Paul Ramsay Foundation funds landmark study at Joondalup
Nov 15, 2017
Australia’s largest philanthropic organisation, The Paul Ramsay Foundation, is cofunding one of the most comprehensive studies ever undertaken into how a child’s early environment, including before birth, influences the dramatically rising risk of a broad range of chronic child health problems such as allergies, asthma, autism, diabetes and obesity – and what we might do to reduce this risk.
The ORIGINS Project is a collaboration between Telethon Kids Institute and Ramsay Health Care’s Joondalup Health Campus. It will collect a broad range of data, and provide participating parents and children with health check-ups and follow up support when a risk factor is identified, to help prevent or minimise future health issues.
The study will follow a birth cohort of 10,000 individuals, beginning from pregnancy and until the child is five years old.
ORIGINS Co-Director Professor Desiree Silva Head of Paediatrics at Western Australia’s Joondalup Health Campus, said the philanthropic investment was significant.
“This invaluable contribution will enable a unique large scale investigation into how pregnancy and early life exposure can influence a child’s growth, development and life-long health,” Professor Silva said.
What’s exciting about ORIGINS is the breadth and depth of the study. It lets us explore the early causality of Australia’s growing and debilitating chronic illnesses, and identify and implement interventions.
The project is co-directed by Professor Susan Prescott at the Telethon Kids Institute, who emphasised that ORIGINS will address many of the most pressing health issues of our time.
“One of its unique virtues is the ability to translate the findings by rapidly integrating them into both clinical practice and community activities. This hasn't been the case in other longitudinal birth studies,” Professor Prescott said.
Telethon Kids Institute Director, Professor Jonathan Carapetis highlighted how the partnership brings researchers, clinicians and families together.
“ORIGINS allows us to bring the learnings from previous research into the early origins of health and disease, apply them in a range of new studies, and follow these children and families into the future using cutting edge research technologies to unravel what works, and what doesn’t,” Professor Carapetis said.
“In so many ways, ORIGINS represents the future of research, and ensures Western Australia remains at the forefront of international longitudinal child health research.”
The Paul Ramsay Foundation guaranteed $13m of the $26m required to complete the ORIGINS cohort study, and is delighted that the Federal Government have matched their funding through Channel 7 Perth’s Telethon.

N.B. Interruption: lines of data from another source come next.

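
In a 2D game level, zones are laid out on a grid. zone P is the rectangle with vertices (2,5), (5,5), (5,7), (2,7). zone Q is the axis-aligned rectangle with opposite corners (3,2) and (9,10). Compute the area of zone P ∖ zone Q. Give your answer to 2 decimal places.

|zone P∩zone Q|: x∈[3,5], y∈[5,7] → 2·2 = 4.
|zone P| = 6.
|zone P ∖ zone Q| = |zone P| − |zone P∩zone Q| = 6 − 4 = 2.00.

2.00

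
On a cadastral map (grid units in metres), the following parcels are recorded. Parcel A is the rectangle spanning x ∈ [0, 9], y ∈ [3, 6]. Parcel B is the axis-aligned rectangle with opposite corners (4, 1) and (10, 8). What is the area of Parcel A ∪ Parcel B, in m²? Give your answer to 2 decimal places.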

Paul Ramsay Foundation CEO, Simon Freeman, said investing in collaborative projects that involve community and government has greater potential for impact in preventing and treating chronic conditions.
“The Foundation is committed to investing in research that seeks to address the ever growing burden of disease caused by chronic conditions – particularly interventions that focus on the vital early years,” Mr Freeman said.
“ORIGINS is fully integrated within the clinical and diagnostic environment at Joondalup Health Campus, giving us the opportunity to see the impact of innovative approaches to treatment and prevention,” he said.
“Our ultimate goal is to identify the root causes of chronic conditions and to have effective approaches to prevention and management so that all children can have a healthy start to life,” said Mr Freeman.